Et puis l'autre jour, c'est lui qui m'a proposé une solution. J'étais chez moi, à me toucher la nouille à l'ordinateur, quand le téléphone a sonné. Forcément, je n'ai pas répondu, j'ai attendu le message sur le répondeur. Et ô surprise, j'ai reconnu la jolie voix du pharmacien :

- Oui bonjour monsieur Procellus, c'est pour vous prévenir que vous avez oublié votre carte Vitale chez nous. Vous pouvez venir la récupérer quand vous voulez.

Haaan ! Joie ! Je me suis félicité d'avoir une mémoire de crevette (tout en vérifiant que je n'avais effectivement pas ma carte, et qu'il n'avait pas usé d'un subtil stratagème pour m'appeler). Si ça c'est pas un coup de bol ! Ensuite, la terreur m'a submergé. Merde, mais qu'est-ce que je vais lui dire ? Et comment ça va se passer ? Je vais lui faire un regard langoureux en lui disant de ne pas hésiter à me rappeler si j'oublie autre chose ? Nan, ça pue. Le regarder droit dans les yeux en me passant lentement la langue sur les lèvres et en lui disant que je ne sais pas comment le remercier ? Peut-être un peu trop.

Et puis j'ai décidé d'arrêter de me prendre la tête. Le cadavre de ma relation avec Lapin est encore chaud, c'est le moment rêvé pour se jeter à corps perdu sur le pharmacien. J'ai mis mon blouson et je suis descendu.

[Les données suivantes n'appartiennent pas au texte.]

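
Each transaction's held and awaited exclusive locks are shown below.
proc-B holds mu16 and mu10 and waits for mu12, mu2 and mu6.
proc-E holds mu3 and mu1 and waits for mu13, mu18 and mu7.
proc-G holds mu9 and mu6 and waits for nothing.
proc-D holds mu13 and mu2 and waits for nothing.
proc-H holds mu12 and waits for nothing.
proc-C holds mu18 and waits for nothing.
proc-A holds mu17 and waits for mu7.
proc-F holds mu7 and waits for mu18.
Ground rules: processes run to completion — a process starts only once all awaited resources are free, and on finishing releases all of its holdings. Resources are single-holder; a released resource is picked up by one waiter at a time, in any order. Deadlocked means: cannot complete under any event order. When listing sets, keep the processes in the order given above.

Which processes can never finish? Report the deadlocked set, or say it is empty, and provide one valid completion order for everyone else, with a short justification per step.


Nothing here is deadlocked.
Key observation: the waits form no ring: some process can always run, and its releases unblock the others one by one.
A valid finishing order for the others: proc-G, proc-C, proc-F, proc-H, proc-D, proc-B, proc-A, proc-E.
Check, step by step:
  proc-G waits on nothing -> runs at once and releases mu9 and mu6
  proc-C waits on nothing -> runs at once and releases mu18
  proc-F waits on mu18 — all released -> runs and releases mu7
  proc-H waits on nothing -> runs at once and releases mu12
  proc-D waits on nothing -> runs at once and releases mu13 and mu2
  proc-B waits on mu12, mu2 and mu6 — all released -> runs and releases mu16 and mu10
  proc-A waits on mu7 — all released -> runs and releases mu17
  proc-E waits on mu13, mu18 and mu7 — all released -> runs and releases mu3 and mu1


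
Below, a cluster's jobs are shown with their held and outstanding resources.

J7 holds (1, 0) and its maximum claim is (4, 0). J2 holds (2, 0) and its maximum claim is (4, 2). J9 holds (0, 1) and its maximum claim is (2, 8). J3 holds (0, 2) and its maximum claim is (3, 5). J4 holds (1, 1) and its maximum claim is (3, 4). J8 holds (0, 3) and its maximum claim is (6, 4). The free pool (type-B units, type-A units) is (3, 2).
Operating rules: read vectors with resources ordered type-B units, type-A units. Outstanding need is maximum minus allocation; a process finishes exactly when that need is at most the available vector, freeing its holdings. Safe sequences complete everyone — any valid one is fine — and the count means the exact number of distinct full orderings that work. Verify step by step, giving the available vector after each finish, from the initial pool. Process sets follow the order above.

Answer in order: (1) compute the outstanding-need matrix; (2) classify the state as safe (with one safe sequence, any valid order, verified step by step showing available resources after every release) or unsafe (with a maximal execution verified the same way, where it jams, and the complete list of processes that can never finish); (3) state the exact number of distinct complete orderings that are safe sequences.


(1) Remaining need (order type-B units, type-A units):
  J7: (3, 0)
  J2: (2, 2)
  J9: (2, 7)
  J3: (3, 3)
  J4: (2, 3)
  J8: (6, 1)
(2) The state is SAFE; one workable sequence: J7, J2, J8, J3, J4, J9.
Key observation: J7 marks the first exact bind of the order: its need (3, 0) fits the free (3, 2) with zero slack on a requested resource.
Verifying each step:
  pool = (3, 2)
  J7 needs (3, 0) <= (3, 2) -> finishes; pool += (1, 0) = (4, 2)
  J2 needs (2, 2) <= (4, 2) -> finishes; pool += (2, 0) = (6, 2)
  J8 needs (6, 1) <= (6, 2) -> finishes; pool += (0, 3) = (6, 5)
  J3 needs (3, 3) <= (6, 5) -> finishes; pool += (0, 2) = (6, 7)
  J4 needs (2, 3) <= (6, 7) -> finishes; pool += (1, 1) = (7, 8)
  J9 needs (2, 7) <= (7, 8) -> finishes; pool += (0, 1) = (7, 9)
(3) Exactly 6 of the possible complete orderings are safe sequences.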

Première crampe : il avait manifestement passé le coup de fil juste avant sa pause déjeuner. Quand je suis arrivé, il n'y avait que madame la tenancière, femme d'un certain âge à l'allure peu avenante. Hmmm, pas grave, il suffit de repenser mon plan, je vais lui dire que son employé m'a appelé, ah bon il n'est pas là, et quand elle verra que j'ai l'air de le connaître, elle passera peut-être le message, et il me rappellera, et on ira niquer comme des sauvageons dans la salle de soins -but ultime de toute cette opération.

- Bonjour madame la pharmacienne, on m'a appelé parce que j'ai oublié ma carte Vitale chez v...

- C't'à quel nom ? (sur le ton du "vous m'pétez les couilles d'une force...!")

- Euh ? Procellus ?

Et là, elle sort d'un tiroir un paquet de cartes long comme le bras. Patatras, la lumière venait de se faire dans ma tête.

Il ne m'avait pas téléphoné personnellement, il a juste appelé la quinzaine de boulets qui comme moi sont incapables de faire trois courses sans oublier la moitié de leurs affaires. Je me retrouve une nouvelle fois victime de mon érotomanie.

Le pouvoir de la crampe : et plutôt deux fois qu'une.